Autore Redazione
giovedì
24 Marzo 2022
10:35
Condividi
Cronaca - Alessandria

Sull’autenticità. Recensione di “Le verità di Bakersfield” al Teatro Alessandrino

Ieri Marina Massironi e Giovanni Franzoni protagonisti del secondo appuntamento della stagione teatrale organizzata dal Comune di Alessandria e da Piemonte dal Vivo
Sull’autenticità. Recensione di “Le verità di Bakersfield” al Teatro Alessandrino

ALESSANDRIA – Il vero e il falso, il potere di decretarlo, l’autenticità dell’arte ma anche delle persone. “Le verità di Bakersfield”, presentato ieri al Teatro Alessandrino nell’ambito della stagione teatrale organizzata dal Comune e da Piemonte dal Vivo, pone tanti quesiti, mettendo di fronte due mondi sociali e due persone diverse per estrazione, che, infine, si svelano reciprocamente. “E’ uno spettacolo che parla di apertura”, hanno spiegato i protagonisti Marina Massironi e Giovanni Franzoni durante l’incontro pomeridiano con il pubblico presso l’Alessandrino, perché i punti di vista cambiano, le apparenze crollano e mostrano la loro fragilità, mentre l’autenticità fatta di vita e di esperienze dolorose emerge.

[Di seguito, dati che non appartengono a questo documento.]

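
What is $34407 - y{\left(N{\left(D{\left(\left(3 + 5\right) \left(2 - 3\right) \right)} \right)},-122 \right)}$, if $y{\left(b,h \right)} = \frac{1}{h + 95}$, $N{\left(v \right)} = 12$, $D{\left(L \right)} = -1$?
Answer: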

La commedia si gioca nel dialogo tra Maude e Lionel, a proposito della valutazione di un quadro forse attribuibile a Jackson Pollock. Maude è una donna “che non ha preso l’ascensore sociale” (ha spiegato Marina Massironi durante la presentazione), vive in un trailer park e ha acquistato la tela da un rigattiere, mentre Lionel /Franzoni è un celebre esperto d’arte di New York, volato con un jet privato sino a Bakersfield per certificarne o meno l’autenticità. Il quadro diventa uno strumento di riscatto sociale e personale per Maude, segnata da una vita dolorosa, ma è anche un pretesto per parlare di preconcetti, di presunte intuizioni e di crollo delle certezze. La superiorità intellettuale di Lionel si incrina, mostrando, nell’interpretazione prima sussiegosa poi sempre più umanamente nuda, un lato debole e, a sua volta, ferito. La Maude di Marina Massironi è inizialmente pittoresca nel suo linguaggio sboccato e nel suo fare disordinato, per evolvere in una determinazione e una preparazione artistica spiazzante. La regia di Veronica Cruciani immerge due persone reali, a tutto tondo, in un contesto che pare astratto e quindi universale, dominato da un cielo di fondo che si tinge di colori irreali, passando dal blu elettrico al verde e al rosso, man mano che la discussione si fa accesa. La stessa roulotte-abitazione di Maude assomiglia ad una navicella spaziale, sormontata da una cupola, dalla quale la protagonista inizialmente esce, sbraitando contro i cani della vicina che inseguono il critico d’arte. In questo non luogo si svolge una sorta di incontro-duello che media tra i toni ilari della commedia e tematiche universali, in una tensione in cui i due bravi interpreti non mancano di far coesistere registri diversi, momenti di confessione intima, scontri coreografati come una danza e debolezze svelate dall’alcool e dalla stanchezza. Sono messi a nudo dolori e passioni, come l’amore profondo per l’arte di Lionel, in una descrizione persino lirica del furore creativo di Pollock. Emerge la logica economica dell’ambiente museale, laddove l’arte viene “ridotta a prodotto, mentre è un fatto sia materiale che spirituale e può curare l’anima”, emerge la determinazione di una donna sconfitta che vuole riconquistare la dignità.

E, al di là dell’autenticità o meno della tela, sulle note di “ Run from me” dei Timber Timbre e mentre il groviglio selvaggio di colori di Pollock invaderà la scena, Maude contemplerà il suo quadro, finalmente soddisfatta di aver potuto sostenere la sua verità.